2. Le requérant se prévaut, pour justifier de l’urgence à suspendre la décision querellée, des difficultés professionnelles et personnelles occasionnées par cette décision. Toutefois, s’il apparaît que la perte de son permis de conduire rendra à l’évidence plus difficiles ses déplacements professionnels, notamment à Lyon, elle ne les rend pas pour autant impossibles. En outre, le requérant, en sa qualité de responsable commercial, ne soutient ni n’allègue ne pouvoir s’appuyer sur des collaborateurs pour accomplir certains déplacements, provisoirement, à sa place ou utiliser d’autres moyens pour contacter ses clients. S’il soutient aussi que cette situation lui crée des difficultés personnelles, notamment pour la prise en charge des déplacements de ses enfants, il ne l’établit pas, même s’il expose les risques généraux auxquels sont exposés les utilisateurs de vélos ou l’inadaptation à sa situation de l’usage d’un véhicule sans permis, pas plus qu’il n’établit que son épouse ne pourrait temporairement assumer l’ensemble des déplacements de ces derniers, malgré son activité professionnelle au centre hospitalier de Melun. Enfin, s’il soutient que l’accident dont il a été victime dans un cadre privé et pour lequel il a été opéré en novembre 2024, rend difficile ses déplacements, le maintien de la position assise dont les médecins, en janvier 2025, affirment qu’il est peu compatible avec des trajets en véhicule, ou qu’il nécessite des séances de kinésithérapie dans un cabinet installé à dix kilomètres de son domicile, ne sont pas de nature à donner un caractère urgent à la requête. Il y a lieu de rejeter, pour défaut d’urgence, la requête de M. B, dans toutes ses conclusions.
O R D O N N E :
Article 1er : La requête de M. B est rejetée.

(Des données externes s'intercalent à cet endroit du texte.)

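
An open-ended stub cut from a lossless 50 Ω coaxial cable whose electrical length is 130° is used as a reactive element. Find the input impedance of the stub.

Z_in ≈ +j42 Ω

tan(βl) = -1.19
For an open-ended stub, Z_in = −jZ_0·cot(βl) = −jZ_0/tan(βl)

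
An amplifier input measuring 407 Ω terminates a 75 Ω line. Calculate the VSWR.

VSWR ≈ 5.43

For a purely resistive load, VSWR = R_L/Z_0 or Z_0/R_L (whichever > 1) = 407/75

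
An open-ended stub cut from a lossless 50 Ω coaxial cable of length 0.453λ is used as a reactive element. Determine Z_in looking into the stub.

βl = 2π × 0.453 = 163°
tan(βl) = -0.304
For an open-ended stub, Z_in = −jZ_0·cot(βl) = −jZ_0/tan(βl)

Z_in ≈ +j164 Ω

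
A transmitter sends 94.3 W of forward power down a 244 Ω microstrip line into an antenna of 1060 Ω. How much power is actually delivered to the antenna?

P_delivered ≈ 57.4 W

Γ = (1060 − 244)/(1060 + 244) = 0.626
|Γ|² = 0.392
P_refl = |Γ|²·P_inc = 36.9 W, P_del = (1 − |Γ|²)·P_inc = 57.4 W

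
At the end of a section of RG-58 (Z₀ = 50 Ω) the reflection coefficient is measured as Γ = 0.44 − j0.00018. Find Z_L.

Z_L ≈ 129 − j0.0574 Ω

Z_L = Z_0·(1 + Γ)/(1 − Γ) = 50·(1.44 − j0.00018)/(0.56 + j0.00018)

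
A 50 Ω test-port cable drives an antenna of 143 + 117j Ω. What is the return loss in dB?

RL ≈ 3.58 dB

Γ = (93 + j117)/(193 + j117), |Γ| = 0.662
RL = −20·log₁₀|Γ| = −20·log₁₀(0.662)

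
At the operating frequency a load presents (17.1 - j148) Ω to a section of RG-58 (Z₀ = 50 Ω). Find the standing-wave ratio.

Γ = (Z_L − Z_0)/(Z_L + Z_0) = (-32.9 − j148)/(67.1 − j148)
|Γ| = 152/163 = 0.933
VSWR = (1 + |Γ|)/(1 − |Γ|) = 1.93/0.067

VSWR ≈ 28.9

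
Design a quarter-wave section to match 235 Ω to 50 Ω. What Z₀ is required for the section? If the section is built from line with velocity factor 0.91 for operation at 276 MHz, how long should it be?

Z_qwt ≈ 108 Ω; length ≈ 24.7 cm

Z_qwt = √(Z_0·R_L) = √(50 × 235) = √11750
λ = 0.91·c/f = 0.989 m, so l = λ/4 = 0.247 m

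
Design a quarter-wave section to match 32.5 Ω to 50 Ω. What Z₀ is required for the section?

Z_qwt ≈ 40.3 Ω

Z_qwt = √(Z_0·R_L) = √(50 × 32.5) = √1625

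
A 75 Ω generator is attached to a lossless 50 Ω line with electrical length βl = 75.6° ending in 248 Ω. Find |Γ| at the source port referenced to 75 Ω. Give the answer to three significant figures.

tan(βl) = 3.89
Z_in = Z_0·(Z_L + jZ_0·tanβl)/(Z_0 + jZ_L·tanβl) = 10.7 − j12.3 Ω
Γ_s = (Z_in − Z_s)/(Z_in + Z_s) = (-64.3 − j12.3)/(85.7 − j12.3), |Γ_s| = 0.756

|Γ| ≈ 0.756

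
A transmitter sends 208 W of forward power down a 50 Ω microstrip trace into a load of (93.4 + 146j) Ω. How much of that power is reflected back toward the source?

|Γ| = |(43.4 + j146)/(143.4 + j146)| = 0.744
|Γ|² = 0.554
P_refl = |Γ|²·P_inc = 115 W, P_del = (1 − |Γ|²)·P_inc = 92.8 W

P_reflected ≈ 115 W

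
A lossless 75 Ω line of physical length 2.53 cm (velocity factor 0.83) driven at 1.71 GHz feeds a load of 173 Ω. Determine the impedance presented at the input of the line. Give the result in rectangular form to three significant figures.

Z_in ≈ 39.3 − j30.1 Ω

λ = v/f = 0.83·c / 1.71 GHz = 0.146 m
βl = 2π·l/λ = 2π × 0.174 = 62.5°
tan(βl) = tan(62.5°) = 1.92
Z_in = Z_0·(Z_L + jZ_0·tanβl)/(Z_0 + jZ_L·tanβl)
     = 75·(173 + j144)/(75 + j333)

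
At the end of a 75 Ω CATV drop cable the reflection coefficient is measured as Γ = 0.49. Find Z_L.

Z_L = Z_0·(1 + Γ)/(1 − Γ) = 75·(1.49)/(0.51)

Z_L ≈ 219 Ω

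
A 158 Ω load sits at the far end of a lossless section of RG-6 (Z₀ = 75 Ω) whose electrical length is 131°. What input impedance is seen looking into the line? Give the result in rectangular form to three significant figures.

tan(βl) = tan(131°) = -1.15
Z_in = Z_0·(Z_L + jZ_0·tanβl)/(Z_0 + jZ_L·tanβl)
     = 75·(158 − j86.3)/(75 − j182)

Z_in ≈ 53.4 + j43.2 Ω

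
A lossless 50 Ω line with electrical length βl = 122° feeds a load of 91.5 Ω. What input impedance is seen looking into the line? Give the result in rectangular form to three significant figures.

tan(βl) = tan(122°) = -1.6
Z_in = Z_0·(Z_L + jZ_0·tanβl)/(Z_0 + jZ_L·tanβl)
     = 50·(91.5 − j80)/(50 − j146)

Z_in ≈ 34 + j19.6 Ω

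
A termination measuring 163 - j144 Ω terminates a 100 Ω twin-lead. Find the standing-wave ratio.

VSWR ≈ 3.2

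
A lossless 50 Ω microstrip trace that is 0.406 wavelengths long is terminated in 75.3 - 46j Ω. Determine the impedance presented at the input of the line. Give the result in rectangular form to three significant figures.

Z_in ≈ 93.6 + j39.1 Ω

βl = 2π × 0.406 = 146°
tan(βl) = tan(146°) = -0.67
Z_in = Z_0·(Z_L + jZ_0·tanβl)/(Z_0 + jZ_L·tanβl)
     = 50·(75.3 − j79.5)/(19.2 − j50.5)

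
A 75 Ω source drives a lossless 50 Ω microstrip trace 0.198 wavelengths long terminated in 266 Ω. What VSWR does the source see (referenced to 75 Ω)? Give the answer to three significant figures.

βl = 2π × 0.198 = 71.3°
tan(βl) = 2.95
Z_in = Z_0·(Z_L + jZ_0·tanβl)/(Z_0 + jZ_L·tanβl) = 10.4 − j16.3 Ω
Γ_s = (Z_in − Z_s)/(Z_in + Z_s) = (-64.6 − j16.3)/(85.4 − j16.3), |Γ_s| = 0.766
VSWR = (1 + |Γ_s|)/(1 − |Γ_s|)

VSWR ≈ 7.53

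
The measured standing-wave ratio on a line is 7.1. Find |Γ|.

|Γ| = (S − 1)/(S + 1) = (7.1 − 1)/(7.1 + 1) = 6.1/8.1

|Γ| ≈ 0.753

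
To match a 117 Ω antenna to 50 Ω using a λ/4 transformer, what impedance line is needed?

Z_qwt = √(Z_0·R_L) = √(50 × 117) = √5850

Z_qwt ≈ 76.5 Ω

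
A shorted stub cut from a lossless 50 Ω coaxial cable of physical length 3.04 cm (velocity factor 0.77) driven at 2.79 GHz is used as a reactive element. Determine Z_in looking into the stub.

Z_in ≈ −j55.2 Ω

λ = v/f = 0.77·c / 2.79 GHz = 0.0828 m
βl = 2π·l/λ = 2π × 0.367 = 132°
tan(βl) = -1.1
For a shorted stub, Z_in = jZ_0·tan(βl)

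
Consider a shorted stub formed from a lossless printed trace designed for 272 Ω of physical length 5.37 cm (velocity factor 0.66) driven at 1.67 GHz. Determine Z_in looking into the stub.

λ = v/f = 0.66·c / 1.67 GHz = 0.119 m
βl = 2π·l/λ = 2π × 0.453 = 163°
tan(βl) = -0.305
For a shorted stub, Z_in = jZ_0·tan(βl)

Z_in ≈ −j82.9 Ω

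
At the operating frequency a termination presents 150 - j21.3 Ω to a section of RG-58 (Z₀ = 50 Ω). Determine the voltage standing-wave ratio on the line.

VSWR ≈ 3.07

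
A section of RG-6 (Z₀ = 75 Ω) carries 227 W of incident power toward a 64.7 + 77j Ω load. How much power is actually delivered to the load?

|Γ| = |(-10.3 + j77)/(139.7 + j77)| = 0.487
|Γ|² = 0.237
P_refl = |Γ|²·P_inc = 53.8 W, P_del = (1 − |Γ|²)·P_inc = 173 W

P_delivered ≈ 173 W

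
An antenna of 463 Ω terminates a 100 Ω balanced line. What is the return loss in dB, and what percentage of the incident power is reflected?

RL ≈ 3.81 dB; 41.6% of incident power reflected

Γ = (463 − 100)/(463 + 100) = 0.645
RL = −20·log₁₀(0.645) = 3.81 dB
P_refl/P_inc = |Γ|² = 0.416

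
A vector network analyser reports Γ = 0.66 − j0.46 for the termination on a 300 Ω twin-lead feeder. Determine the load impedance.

Z_L = Z_0·(1 + Γ)/(1 − Γ) = 300·(1.66 − j0.46)/(0.34 + j0.46)

Z_L ≈ 323 − j844 Ω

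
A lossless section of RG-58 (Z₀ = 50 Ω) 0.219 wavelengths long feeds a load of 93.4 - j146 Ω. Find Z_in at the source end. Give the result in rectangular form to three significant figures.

Z_in ≈ 7.35 + j2.4 Ω

βl = 2π × 0.219 = 78.8°
tan(βl) = tan(78.8°) = 5.07
Z_in = Z_0·(Z_L + jZ_0·tanβl)/(Z_0 + jZ_L·tanβl)
     = 50·(93.4 + j107)/(790 + j473)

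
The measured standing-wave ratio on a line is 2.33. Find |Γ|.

|Γ| ≈ 0.399

|Γ| = (S − 1)/(S + 1) = (2.33 − 1)/(2.33 + 1) = 1.33/3.33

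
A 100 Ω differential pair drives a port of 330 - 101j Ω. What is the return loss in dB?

RL ≈ 4.9 dB

Γ = (230 − j101)/(430 − j101), |Γ| = 0.569
RL = −20·log₁₀|Γ| = −20·log₁₀(0.569)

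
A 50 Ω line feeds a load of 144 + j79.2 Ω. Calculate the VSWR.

Γ = (Z_L − Z_0)/(Z_L + Z_0) = (94 + j79.2)/(194 + j79.2)
|Γ| = 123/210 = 0.587
VSWR = (1 + |Γ|)/(1 − |Γ|) = 1.59/0.413

VSWR ≈ 3.84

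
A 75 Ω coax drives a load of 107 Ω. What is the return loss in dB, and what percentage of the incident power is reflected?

RL ≈ 15.1 dB; 3.09% of incident power reflected

Γ = (107 − 75)/(107 + 75) = 0.176
RL = −20·log₁₀(0.176) = 15.1 dB
P_refl/P_inc = |Γ|² = 0.0309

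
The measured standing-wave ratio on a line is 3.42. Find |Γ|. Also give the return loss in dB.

|Γ| ≈ 0.548; return loss ≈ 5.23 dB

|Γ| = (S − 1)/(S + 1) = (3.42 − 1)/(3.42 + 1) = 2.42/4.42
RL = −20·log₁₀|Γ| = −20·log₁₀(0.548)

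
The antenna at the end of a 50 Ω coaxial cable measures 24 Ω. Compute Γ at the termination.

Γ = -0.351

Γ = (Z_L − Z_0)/(Z_L + Z_0) = (24 − 50)/(24 + 50) = -26/74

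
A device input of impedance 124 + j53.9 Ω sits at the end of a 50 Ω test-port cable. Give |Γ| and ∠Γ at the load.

Γ ≈ 0.503 ∠ 18.9°

Γ = (Z_L − Z_0)/(Z_L + Z_0) = (74 + j53.9)/(174 + j53.9)
|Γ| = 91.5/182 = 0.503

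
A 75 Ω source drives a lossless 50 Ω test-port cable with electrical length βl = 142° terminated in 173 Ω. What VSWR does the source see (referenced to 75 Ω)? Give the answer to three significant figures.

tan(βl) = -0.781
Z_in = Z_0·(Z_L + jZ_0·tanβl)/(Z_0 + jZ_L·tanβl) = 33.5 + j51.6 Ω
Γ_s = (Z_in − Z_s)/(Z_in + Z_s) = (-41.5 + j51.6)/(109 + j51.6), |Γ_s| = 0.551
VSWR = (1 + |Γ_s|)/(1 − |Γ_s|)

VSWR ≈ 3.45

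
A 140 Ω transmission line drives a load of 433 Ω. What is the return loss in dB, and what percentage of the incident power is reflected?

RL ≈ 5.83 dB; 26.1% of incident power reflected

Γ = (433 − 140)/(433 + 140) = 0.511
RL = −20·log₁₀(0.511) = 5.83 dB
P_refl/P_inc = |Γ|² = 0.261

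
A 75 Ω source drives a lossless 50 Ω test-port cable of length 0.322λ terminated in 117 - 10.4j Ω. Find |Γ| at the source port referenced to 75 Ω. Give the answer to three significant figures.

|Γ| ≈ 0.517

βl = 2π × 0.322 = 116°
tan(βl) = -2.06
Z_in = Z_0·(Z_L + jZ_0·tanβl)/(Z_0 + jZ_L·tanβl) = 26 + j21.2 Ω
Γ_s = (Z_in − Z_s)/(Z_in + Z_s) = (-49 + j21.2)/(101 + j21.2), |Γ_s| = 0.517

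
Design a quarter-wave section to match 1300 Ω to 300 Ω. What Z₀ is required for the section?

Z_qwt ≈ 624 Ω

Z_qwt = √(Z_0·R_L) = √(300 × 1300) = √390000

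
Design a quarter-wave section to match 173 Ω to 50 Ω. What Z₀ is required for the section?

Z_qwt = √(Z_0·R_L) = √(50 × 173) = √8650

Z_qwt ≈ 93 Ω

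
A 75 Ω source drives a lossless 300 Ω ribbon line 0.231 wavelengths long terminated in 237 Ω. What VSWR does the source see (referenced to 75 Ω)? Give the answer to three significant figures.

VSWR ≈ 5.04

βl = 2π × 0.231 = 83.2°
tan(βl) = 8.34
Z_in = Z_0·(Z_L + jZ_0·tanβl)/(Z_0 + jZ_L·tanβl) = 377 + j21.2 Ω
Γ_s = (Z_in − Z_s)/(Z_in + Z_s) = (302 + j21.2)/(452 + j21.2), |Γ_s| = 0.669
VSWR = (1 + |Γ_s|)/(1 − |Γ_s|)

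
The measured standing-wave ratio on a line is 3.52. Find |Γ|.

|Γ| = (S − 1)/(S + 1) = (3.52 − 1)/(3.52 + 1) = 2.52/4.52

|Γ| ≈ 0.558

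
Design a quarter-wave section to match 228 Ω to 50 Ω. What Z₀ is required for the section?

Z_qwt = √(Z_0·R_L) = √(50 × 228) = √11400

Z_qwt ≈ 107 Ω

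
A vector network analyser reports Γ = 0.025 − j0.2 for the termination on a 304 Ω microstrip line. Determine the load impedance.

Z_L = Z_0·(1 + Γ)/(1 − Γ) = 304·(1.02 − j0.2)/(0.975 + j0.2)

Z_L ≈ 294 − j123 Ω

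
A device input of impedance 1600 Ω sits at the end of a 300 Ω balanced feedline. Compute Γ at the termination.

Γ = 0.684

Γ = (Z_L − Z_0)/(Z_L + Z_0) = (1600 − 300)/(1600 + 300) = 1300/1900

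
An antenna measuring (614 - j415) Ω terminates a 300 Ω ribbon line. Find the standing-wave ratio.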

Article 2 : La présente ordonnance sera notifiée à M. A B.
Fait à Melun, le 5 mars 2025.
Le juge des référés,
Signé
S. DEWAILLY
La République mande et ordonne à la ministre d’Etat, ministre de l’intérieur, en ce qui le concerne ou à tous commissaires de justice à ce requis en ce qui concerne les voies de droit commun contre les parties privées de pourvoir à l’exécution de la présente décision.